Foundation — Sprint 1 (yes, even in a throwaway prototype)

  • Enable error capture in the SDK you already have (PostHog: capture_exceptions).
  • Wire source-map upload + release/version tagging into the deploy script.
  • Tag the environment (dev/staging/prod) so they never mix.
  • Cost: ~15 minutes, near-zero ongoing. You do NOT have to look at the dashboard.
  • Why now: this is the irreversible plumbing. It makes every error from day one recoverable later.

Two of those bullets are the entire reason this chapter exists. Everything else is "nice to have, do it when you're ready." These two are "do it now or regret it later."

Early — first real users

  • Turn on alerting: new-issue + error-spike → Slack.
  • This is the moment you stop hearing about bugs from user complaints.
  • User/session/breadcrumb context comes along automatically once the SDK is in.

You don't need to actively watch the dashboard yet. Just let the alerts come to you. When one fires, investigate it properly — via the error tracker, not by guessing.

Pre-launch

  • Confirm session replay is linked to errors.
  • Tune issue grouping if it's noisy.
  • If the app is a Capacitor mobile build: add the native crash layer + build-number tagging.
  • Add a basic uptime check (separate axis — infra, not errors).

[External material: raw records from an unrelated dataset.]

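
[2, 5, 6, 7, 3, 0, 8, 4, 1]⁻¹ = [5, 8, 0, 4, 7, 1, 2, 3, 6]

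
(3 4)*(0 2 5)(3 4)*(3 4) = (0 2 5)(3 4)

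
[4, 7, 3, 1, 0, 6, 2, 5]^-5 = [4, 7, 3, 1, 0, 6, 2, 5]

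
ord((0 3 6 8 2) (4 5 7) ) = 15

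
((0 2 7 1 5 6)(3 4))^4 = (0 5 7)(1 2 6)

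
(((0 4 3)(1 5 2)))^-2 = (0 4 3)(1 5 2)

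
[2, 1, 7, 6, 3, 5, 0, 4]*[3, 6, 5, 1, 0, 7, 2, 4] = [5, 6, 4, 2, 1, 7, 3, 0] 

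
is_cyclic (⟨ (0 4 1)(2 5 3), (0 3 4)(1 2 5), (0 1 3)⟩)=no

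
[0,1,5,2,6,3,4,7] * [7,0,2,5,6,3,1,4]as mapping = [0→7,1→0,2→3,3→2,4→1,5→5,6→6,7→4]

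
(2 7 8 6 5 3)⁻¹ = (2 3 5 6 8 7)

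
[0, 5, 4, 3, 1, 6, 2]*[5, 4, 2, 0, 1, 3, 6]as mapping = [0→5, 1→3, 2→1, 3→0, 4→4, 5→6, 6→2]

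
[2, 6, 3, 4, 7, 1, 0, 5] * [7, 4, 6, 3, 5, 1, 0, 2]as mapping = [0→6, 1→0, 2→3, 3→5, 4→2, 5→4, 6→7, 7→1]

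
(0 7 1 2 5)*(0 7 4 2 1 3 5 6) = (0 4 2 6)(3 5 7)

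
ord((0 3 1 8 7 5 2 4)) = 8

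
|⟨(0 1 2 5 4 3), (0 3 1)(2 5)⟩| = 720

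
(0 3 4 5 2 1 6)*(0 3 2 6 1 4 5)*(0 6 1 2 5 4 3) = (0 5 1 2 3 4 6)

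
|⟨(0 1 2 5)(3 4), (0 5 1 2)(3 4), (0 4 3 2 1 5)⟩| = 720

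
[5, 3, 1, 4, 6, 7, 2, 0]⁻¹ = [7, 2, 6, 1, 3, 0, 4, 5]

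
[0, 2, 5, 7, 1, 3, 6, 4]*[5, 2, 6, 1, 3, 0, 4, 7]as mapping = [0→5, 1→6, 2→0, 3→7, 4→2, 5→1, 6→4, 7→3]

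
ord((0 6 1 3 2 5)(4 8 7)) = 6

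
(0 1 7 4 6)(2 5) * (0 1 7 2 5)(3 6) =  (0 7 4 3 6 1 2)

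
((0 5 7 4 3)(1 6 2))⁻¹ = (0 3 4 7 5)(1 2 6)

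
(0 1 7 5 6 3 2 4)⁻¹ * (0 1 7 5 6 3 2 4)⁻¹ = (0 2 6 7)(1 4 3 5)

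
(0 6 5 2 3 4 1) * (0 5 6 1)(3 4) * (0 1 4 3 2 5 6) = (0 4 1 6)(2 3)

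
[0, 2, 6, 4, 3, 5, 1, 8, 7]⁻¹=[0, 6, 1, 4, 3, 5, 2, 8, 7]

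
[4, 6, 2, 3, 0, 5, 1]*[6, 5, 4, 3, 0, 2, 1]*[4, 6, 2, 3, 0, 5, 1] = [4, 6, 0, 3, 1, 2, 5]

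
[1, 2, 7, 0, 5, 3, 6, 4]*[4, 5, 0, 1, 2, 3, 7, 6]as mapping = [0→5, 1→0, 2→6, 3→4, 4→3, 5→1, 6→7, 7→2]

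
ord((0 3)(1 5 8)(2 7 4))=6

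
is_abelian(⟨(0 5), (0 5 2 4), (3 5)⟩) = no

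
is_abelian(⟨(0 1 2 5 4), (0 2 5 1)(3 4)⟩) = no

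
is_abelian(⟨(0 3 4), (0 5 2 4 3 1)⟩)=no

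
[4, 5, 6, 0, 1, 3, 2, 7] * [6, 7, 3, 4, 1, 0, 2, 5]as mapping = [0→1, 1→0, 2→2, 3→6, 4→7, 5→4, 6→3, 7→5]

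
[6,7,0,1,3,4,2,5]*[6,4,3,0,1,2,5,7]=[5,7,6,4,0,1,3,2]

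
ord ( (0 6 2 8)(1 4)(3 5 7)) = 12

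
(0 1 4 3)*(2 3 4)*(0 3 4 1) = (1 2 4)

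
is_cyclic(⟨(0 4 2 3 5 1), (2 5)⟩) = no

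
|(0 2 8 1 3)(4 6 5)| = 15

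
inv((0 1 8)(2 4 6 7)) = (0 8 1)(2 7 6 4)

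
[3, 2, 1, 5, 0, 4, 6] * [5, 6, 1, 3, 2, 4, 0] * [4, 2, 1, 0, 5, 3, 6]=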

This is when you actually start using the dashboard. The plumbing has been collecting data since Sprint 1 — now you benefit from it.

Scale — only if warranted

  • Prometheus/Grafana for infra metrics, if you have infra worth watching.
  • Event sampling and quota management.
  • Error budgets.

Most projects in this methodology never reach this phase. That's fine. The Foundation plumbing was the critical move, and you already made it.


Where It Lives in the Foundation Docs

This isn't a runbook you write at launch. It's an Observability section in the foundation docsARCHITECTURE.md gets a maturity checklist, CLAUDE.md gets a pointer, and .clinerules gets the non-negotiable rules — all present from Sprint 1.

Most boxes on the checklist are unchecked early. That's expected. The plan and the current maturity level are declared. Same move as the Control Panel conventions: declare it up front, let the AI maintain it. The Phase column on the checklist is the "indicator of when" — human or AI can see at a glance what's deliberately deferred versus actually missing.

The deploy script wiring — the generate → upload → strip → package ordering for source maps — lives in the deployment chapter. See Deployment & Platform Targets for the deploy-script template and the ordering guarantee that makes source-map upload work.

Start with the deploy script

If you only do one thing from this chapter, add the source-map upload step to your deploy script. It's the single irreversible item that costs 15 minutes now and saves hours later. Everything else can wait.